Em Rondônia, há uma pequena cidade chamada Presidente Médici. Este é o mesmo nome de um estádio de futebol em Sergipe.
Os paulistanos que quiserem viajar de carro para Sorocaba conhecerão a rodovia Castello Branco. Aqueles que procurarem uma via sem semáforos para o centro da capital paulista poderão pegar o elevado Costa e Silva.
Há mesmo alguns paulistanos que moram na rua Henning Boilesen: nome de um empresário dinamarquês, radicado no Brasil, que financiava generosamente a Operação Bandeirante e que, em troca, podia assistir e participar de torturas contra presos políticos na ditadura militar.
Há alguns anos, os são-carlenses foram, enfim, privados da vergonha de andar pela rua Sérgio Fleury: nome de um dos torturadores mais conhecidos da história brasileira. Estes são apenas alguns exemplos da maneira aterradora com que o dever de memória é praticado no Brasil.
Se monumentos, cidades e lugares públicos podem receber o nome seja de ditadores que transformaram o Brasil em um Estado ilegal resultante de um golpe de Estado seja de torturadores sádicos é porque muito ainda falta para que a memória social sirva como garantia de que o pior não se repetirá. Sem esta garantia vinda da memória, os crimes do passado continuarão a destruir a substância normativa do presente, a servir de ameaça surda à nossa democracia.
Lembremos como o Brasil foi capaz de legalizar o golpe de Estado em sua Constituição de 1988. Basta lermos o artigo 142, no qual as Forças Armadas são descritas como "garantidoras dos poderes constitucionais e, por iniciativa de qualquer destes, da lei e da ordem". Ou seja, basta, digamos, o presidente do Senado pedir a intervenção militar em garantia da lei (mas qual?

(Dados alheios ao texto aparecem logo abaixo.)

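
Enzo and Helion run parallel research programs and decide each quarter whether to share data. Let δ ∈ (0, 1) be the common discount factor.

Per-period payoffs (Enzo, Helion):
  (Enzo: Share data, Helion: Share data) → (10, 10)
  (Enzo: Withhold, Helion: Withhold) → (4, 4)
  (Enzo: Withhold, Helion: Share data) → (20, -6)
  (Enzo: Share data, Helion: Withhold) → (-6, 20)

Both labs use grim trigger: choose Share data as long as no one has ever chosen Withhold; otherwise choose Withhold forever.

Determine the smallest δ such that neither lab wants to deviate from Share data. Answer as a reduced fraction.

Cooperation forever yields 10 each period: 10/(1−δ).
Deviating yields 20 once, then 4 forever: 20 + 4δ/(1−δ).
No profitable deviation requires 10/(1−δ) ≥ 20 + 4δ/(1−δ).
Multiplying by (1−δ): 10 ≥ 20(1−δ) + 4δ = 20 − 16δ.
So 16δ ≥ 10, i.e. δ ≥ 10/16 = 5/8.

5/8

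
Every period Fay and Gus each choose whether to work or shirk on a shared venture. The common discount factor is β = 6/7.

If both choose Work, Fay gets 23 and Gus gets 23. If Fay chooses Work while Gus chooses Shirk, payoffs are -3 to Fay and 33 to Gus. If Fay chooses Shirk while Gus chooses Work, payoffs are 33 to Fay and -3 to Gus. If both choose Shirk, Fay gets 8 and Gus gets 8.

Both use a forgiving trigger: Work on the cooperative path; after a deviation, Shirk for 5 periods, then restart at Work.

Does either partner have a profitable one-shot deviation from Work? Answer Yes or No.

No

IC: β+…+β^5 ≥ (33−23)/(23−8) = 2/3.
At β = 6/7: partial sum = 3.2240 ≥ 0.6667. Cooperation sustainable.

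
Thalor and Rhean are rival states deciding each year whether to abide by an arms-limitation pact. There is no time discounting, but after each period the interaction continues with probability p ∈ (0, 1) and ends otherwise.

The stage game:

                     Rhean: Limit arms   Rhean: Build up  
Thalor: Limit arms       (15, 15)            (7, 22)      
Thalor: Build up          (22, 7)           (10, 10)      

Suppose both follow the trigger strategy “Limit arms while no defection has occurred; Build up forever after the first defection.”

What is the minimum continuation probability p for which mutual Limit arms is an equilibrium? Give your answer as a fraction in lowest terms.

With no time discounting, the continuation probability p plays the role of the discount factor.
Grim-trigger IC: 15/(1−p) ≥ 22 + 10p/(1−p) ⇒ p ≥ (22−15)/(22−10) = 7/12.

7/12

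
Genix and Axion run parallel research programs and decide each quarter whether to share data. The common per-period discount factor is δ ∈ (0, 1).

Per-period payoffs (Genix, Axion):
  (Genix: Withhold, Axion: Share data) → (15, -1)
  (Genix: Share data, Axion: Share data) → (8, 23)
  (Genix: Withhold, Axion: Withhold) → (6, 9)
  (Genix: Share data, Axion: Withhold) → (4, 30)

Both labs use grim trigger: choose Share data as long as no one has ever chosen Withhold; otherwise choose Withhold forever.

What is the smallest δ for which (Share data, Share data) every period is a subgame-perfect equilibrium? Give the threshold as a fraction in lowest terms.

For Genix: deviation gain 15−8 = 7, per-period punishment loss 8−6 = 2. IC gives δ ≥ 7/9.
For Axion: gain 7, loss 14 per period, so δ ≥ 7/21 = 1/3.
The tighter constraint is Genix's, so cooperation needs δ ≥ 7/9.

7/9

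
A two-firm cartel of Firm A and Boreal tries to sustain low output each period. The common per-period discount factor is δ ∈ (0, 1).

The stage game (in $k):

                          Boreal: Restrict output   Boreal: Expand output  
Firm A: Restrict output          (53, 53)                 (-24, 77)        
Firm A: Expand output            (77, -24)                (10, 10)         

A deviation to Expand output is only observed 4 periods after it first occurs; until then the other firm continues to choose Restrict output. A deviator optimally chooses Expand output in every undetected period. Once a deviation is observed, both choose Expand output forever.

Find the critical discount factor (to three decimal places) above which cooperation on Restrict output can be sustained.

Deviating for the 4 undetected periods gains 77−53 = 24 per period over cooperation, then loses 53−10 = 43 per period forever once punishment starts.
Gain: 24(1 + δ + … + δ^3); loss: 43·δ^4/(1−δ).
No profitable deviation ⇔ 24(1−δ^4) ≤ 43·δ^4, i.e. δ^4 ≥ 24/(24+43) = 24/67.
Hence δ ≥ (24/67)^(1/4) ≈ 0.774.

0.774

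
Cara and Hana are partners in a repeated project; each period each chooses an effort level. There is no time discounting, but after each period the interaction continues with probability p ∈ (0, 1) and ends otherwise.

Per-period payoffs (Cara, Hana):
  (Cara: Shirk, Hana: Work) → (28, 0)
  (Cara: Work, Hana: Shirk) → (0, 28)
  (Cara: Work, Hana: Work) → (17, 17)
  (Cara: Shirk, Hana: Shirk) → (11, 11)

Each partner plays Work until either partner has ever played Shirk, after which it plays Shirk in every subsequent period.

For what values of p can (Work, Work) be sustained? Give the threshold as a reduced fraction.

Expected cooperation value is 17 + p·17 + p²·17 + … = 17/(1−p); deviation gives 28 + p·11/(1−p).
17 ≥ 28(1−p) + 11p ⇒ 17p ≥ 11 ⇒ p ≥ 11/17.

11/17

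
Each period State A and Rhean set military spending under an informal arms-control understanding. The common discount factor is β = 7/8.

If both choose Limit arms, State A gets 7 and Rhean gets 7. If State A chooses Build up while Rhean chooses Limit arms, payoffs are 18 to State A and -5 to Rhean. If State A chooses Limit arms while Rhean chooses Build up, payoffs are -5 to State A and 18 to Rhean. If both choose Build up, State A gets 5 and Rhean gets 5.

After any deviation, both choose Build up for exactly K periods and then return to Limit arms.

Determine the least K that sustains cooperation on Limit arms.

12

No profitable deviation requires (7−5)(β+…+β^K) ≥ 18−7, i.e. β+…+β^K ≥ 11/2 ≈ 5.5000.
With β = 7/8, the partial sums are K=1: 0.8750, K=2: 1.6406, …, K=10: 5.1585, K=11: 5.3887, K=12: 5.5901.
K = 12 is the first length at which the sum reaches 5.5000.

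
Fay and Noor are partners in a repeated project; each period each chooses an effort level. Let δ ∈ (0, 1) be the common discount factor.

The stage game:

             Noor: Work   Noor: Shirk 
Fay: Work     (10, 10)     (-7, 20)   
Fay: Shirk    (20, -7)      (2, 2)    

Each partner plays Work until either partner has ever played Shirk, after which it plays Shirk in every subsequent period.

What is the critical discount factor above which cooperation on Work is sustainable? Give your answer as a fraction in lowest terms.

5/9

Under grim trigger the critical discount factor is (T−C)/(T−P) with T = 20, C = 10, P = 2.
δ* = (20−10)/(20−2) = 10/18 = 5/9.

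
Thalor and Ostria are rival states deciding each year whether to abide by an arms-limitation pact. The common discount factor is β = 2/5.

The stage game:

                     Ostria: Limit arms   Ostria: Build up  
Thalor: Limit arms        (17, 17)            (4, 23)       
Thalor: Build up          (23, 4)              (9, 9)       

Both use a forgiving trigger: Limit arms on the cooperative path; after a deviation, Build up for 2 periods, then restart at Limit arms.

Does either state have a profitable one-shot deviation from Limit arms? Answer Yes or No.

Yes

A one-shot deviation gives 23 now, then 9 for 2 periods, then back to 17.
Gain from deviating: (23−17) today; loss: (17−9) in each of the next 2 periods.
No-deviation condition: (17−9)(β+…+β^2) ≥ 23−17, i.e. β+…+β^2 ≥ 3/4.
At β = 2/5: β+…+β^2 = 0.5600 < 0.7500.
So cooperation is not sustainable.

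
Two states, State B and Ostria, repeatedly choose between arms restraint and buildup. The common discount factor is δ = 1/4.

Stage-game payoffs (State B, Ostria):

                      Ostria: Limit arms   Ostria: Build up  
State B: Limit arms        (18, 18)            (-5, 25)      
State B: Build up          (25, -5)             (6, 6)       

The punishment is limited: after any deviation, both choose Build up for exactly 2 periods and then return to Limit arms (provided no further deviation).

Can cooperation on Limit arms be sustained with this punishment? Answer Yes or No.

No

IC: δ+…+δ^2 ≥ (25−18)/(18−6) = 7/12.
At δ = 1/4: partial sum = 0.3125 < 0.5833. Cooperation not sustainable.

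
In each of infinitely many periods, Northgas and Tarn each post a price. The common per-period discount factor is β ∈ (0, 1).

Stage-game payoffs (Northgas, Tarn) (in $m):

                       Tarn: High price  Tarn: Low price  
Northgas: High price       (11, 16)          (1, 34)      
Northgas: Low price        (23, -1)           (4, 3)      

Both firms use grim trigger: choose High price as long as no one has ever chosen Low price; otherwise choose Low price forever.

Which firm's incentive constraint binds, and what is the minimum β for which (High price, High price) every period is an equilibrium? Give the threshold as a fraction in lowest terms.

Northgas's threshold: (23−11)/(23−4) = 12/19.
Tarn's threshold: (34−16)/(34−3) = 18/31.
12/19 > 18/31, so Northgas binds and β* = 12/19.

Northgas; β ≥ 12/19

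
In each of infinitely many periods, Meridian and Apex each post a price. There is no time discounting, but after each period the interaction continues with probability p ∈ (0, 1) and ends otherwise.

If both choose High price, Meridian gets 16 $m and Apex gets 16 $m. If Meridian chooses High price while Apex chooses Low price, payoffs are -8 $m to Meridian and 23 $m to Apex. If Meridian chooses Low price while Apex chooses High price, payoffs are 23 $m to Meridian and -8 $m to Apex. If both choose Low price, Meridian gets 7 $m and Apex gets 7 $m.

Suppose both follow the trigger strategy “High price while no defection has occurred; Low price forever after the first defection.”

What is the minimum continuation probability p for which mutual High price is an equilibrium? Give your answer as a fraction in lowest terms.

With no time discounting, the continuation probability p plays the role of the discount factor.
Grim-trigger IC: 16/(1−p) ≥ 23 + 7p/(1−p) ⇒ p ≥ (23−16)/(23−7) = 7/16.

7/16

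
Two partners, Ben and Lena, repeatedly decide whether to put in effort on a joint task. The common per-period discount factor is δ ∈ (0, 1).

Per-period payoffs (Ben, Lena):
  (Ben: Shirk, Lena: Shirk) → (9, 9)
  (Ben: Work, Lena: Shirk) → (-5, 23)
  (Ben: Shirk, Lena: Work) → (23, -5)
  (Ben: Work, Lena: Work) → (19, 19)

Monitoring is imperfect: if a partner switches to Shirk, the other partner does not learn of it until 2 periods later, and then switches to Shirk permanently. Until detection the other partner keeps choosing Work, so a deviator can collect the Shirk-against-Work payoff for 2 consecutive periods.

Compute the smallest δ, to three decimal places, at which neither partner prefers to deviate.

Deviating for the 2 undetected periods gains 23−19 = 4 per period over cooperation, then loses 19−9 = 10 per period forever once punishment starts.
Gain: 4(1 + δ + … + δ^1); loss: 10·δ^2/(1−δ).
No profitable deviation ⇔ 4(1−δ^2) ≤ 10·δ^2, i.e. δ^2 ≥ 4/(4+10) = 2/7.
Hence δ ≥ (2/7)^(1/2) ≈ 0.535.

0.535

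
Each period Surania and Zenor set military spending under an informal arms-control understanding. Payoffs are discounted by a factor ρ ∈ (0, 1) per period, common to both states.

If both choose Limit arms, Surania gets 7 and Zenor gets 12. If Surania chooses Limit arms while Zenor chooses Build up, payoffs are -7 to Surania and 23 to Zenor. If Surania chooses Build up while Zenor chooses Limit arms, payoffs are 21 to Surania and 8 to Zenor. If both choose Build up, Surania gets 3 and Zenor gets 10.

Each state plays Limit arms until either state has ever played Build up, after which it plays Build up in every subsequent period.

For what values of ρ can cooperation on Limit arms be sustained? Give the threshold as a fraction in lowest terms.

Surania's threshold: (21−7)/(21−3) = 7/9.
Zenor's threshold: (23−12)/(23−10) = 11/13.
7/9 < 11/13, so Zenor binds and ρ* = 11/13.

11/13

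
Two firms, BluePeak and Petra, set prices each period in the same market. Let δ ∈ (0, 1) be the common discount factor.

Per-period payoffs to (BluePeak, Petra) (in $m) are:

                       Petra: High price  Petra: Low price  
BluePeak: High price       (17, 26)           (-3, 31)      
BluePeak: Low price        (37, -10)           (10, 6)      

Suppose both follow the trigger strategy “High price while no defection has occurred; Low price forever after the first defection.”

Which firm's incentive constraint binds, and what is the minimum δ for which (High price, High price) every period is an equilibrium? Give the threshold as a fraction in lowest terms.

BluePeak's threshold: (37−17)/(37−10) = 20/27.
Petra's threshold: (31−26)/(31−6) = 1/5.
20/27 > 1/5, so BluePeak binds and δ* = 20/27.

BluePeak; δ ≥ 20/27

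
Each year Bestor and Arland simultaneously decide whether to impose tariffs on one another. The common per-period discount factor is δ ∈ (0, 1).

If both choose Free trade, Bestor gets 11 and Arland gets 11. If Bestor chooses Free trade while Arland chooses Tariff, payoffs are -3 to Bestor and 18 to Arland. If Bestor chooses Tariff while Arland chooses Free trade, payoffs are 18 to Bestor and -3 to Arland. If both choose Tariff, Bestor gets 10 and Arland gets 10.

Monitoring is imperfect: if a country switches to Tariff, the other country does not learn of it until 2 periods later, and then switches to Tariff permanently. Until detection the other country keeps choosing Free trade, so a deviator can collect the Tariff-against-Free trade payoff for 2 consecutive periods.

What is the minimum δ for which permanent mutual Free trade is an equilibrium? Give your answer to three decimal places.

0.935

The best deviation is to choose Tariff for all 2 undetected periods, earning 18 each, then 10 forever once detected.
Deviation value: 18(1−δ^2)/(1−δ) + 10δ^2/(1−δ); cooperation value: 11/(1−δ).
IC: 11 ≥ 18(1−δ^2) + 10δ^2 = 18 − 8δ^2.
So δ^2 ≥ 7/8, giving δ ≥ (7/8)^(1/2) ≈ 0.935.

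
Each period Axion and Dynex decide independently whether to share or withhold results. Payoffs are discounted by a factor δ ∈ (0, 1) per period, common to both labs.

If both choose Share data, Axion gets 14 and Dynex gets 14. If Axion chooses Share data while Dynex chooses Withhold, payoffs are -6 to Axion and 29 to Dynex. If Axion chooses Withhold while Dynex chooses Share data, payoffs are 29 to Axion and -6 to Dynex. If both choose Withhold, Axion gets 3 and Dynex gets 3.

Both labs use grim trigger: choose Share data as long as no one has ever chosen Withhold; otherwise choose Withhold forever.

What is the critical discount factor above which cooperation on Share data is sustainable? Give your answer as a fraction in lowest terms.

Under grim trigger the critical discount factor is (T−C)/(T−P) with T = 29, C = 14, P = 3.
δ* = (29−14)/(29−3) = 15/26.

15/26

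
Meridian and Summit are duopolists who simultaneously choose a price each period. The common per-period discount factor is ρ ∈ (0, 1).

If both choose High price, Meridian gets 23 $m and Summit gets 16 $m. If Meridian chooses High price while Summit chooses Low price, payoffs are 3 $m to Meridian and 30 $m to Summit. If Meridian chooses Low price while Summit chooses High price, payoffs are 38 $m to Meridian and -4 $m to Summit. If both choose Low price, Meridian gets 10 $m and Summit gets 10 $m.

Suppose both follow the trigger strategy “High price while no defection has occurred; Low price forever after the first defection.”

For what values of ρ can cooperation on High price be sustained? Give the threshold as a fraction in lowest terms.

Meridian's threshold: (38−23)/(38−10) = 15/28.
Summit's threshold: (30−16)/(30−10) = 7/10.
15/28 < 7/10, so Summit binds and ρ* = 7/10.

7/10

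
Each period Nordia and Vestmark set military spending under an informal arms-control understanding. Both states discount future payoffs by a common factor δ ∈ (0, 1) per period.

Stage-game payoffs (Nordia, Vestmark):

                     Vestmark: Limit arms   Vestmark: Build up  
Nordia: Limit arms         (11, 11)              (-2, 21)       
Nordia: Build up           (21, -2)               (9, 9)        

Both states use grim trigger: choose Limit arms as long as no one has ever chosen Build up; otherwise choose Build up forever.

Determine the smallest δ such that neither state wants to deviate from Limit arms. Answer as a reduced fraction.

Cooperation forever yields 11 each period: 11/(1−δ).
Deviating yields 21 once, then 9 forever: 21 + 9δ/(1−δ).
No profitable deviation requires 11/(1−δ) ≥ 21 + 9δ/(1−δ).
Multiplying by (1−δ): 11 ≥ 21(1−δ) + 9δ = 21 − 12δ.
So 12δ ≥ 10, i.e. δ ≥ 10/12 = 5/6.

5/6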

Sob qual interpretação?) e da ordem (social? Moral? Jurídica?) para legalizar constitucionalmente um golpe militar.
Tudo isso demonstra como ainda não há acordo sobre o que significou nosso passado recente. Por isso, ele teima em não morrer. Um núcleo autoritário e violador dos direitos humanos nunca foi apagado de nosso país. Não é por acaso que somos o único país latino-americano onde o número de casos de tortura em prisões cresceu em relação à ditadura.
O que não deve nos surpreender, já que ninguém foi preso, nenhuma mea-culpa dos militares foi feita, ninguém que colaborou diretamente com a construção de uma máquina de crimes estatais contra a humanidade foi objeto de repulsa social.
Que a criação de uma Comissão da Verdade possa, ao menos, fazer com que o Brasil pare de insultar a memória dos que sofreram nas mãos de um Estado ilegal governado por usurpadores de poder.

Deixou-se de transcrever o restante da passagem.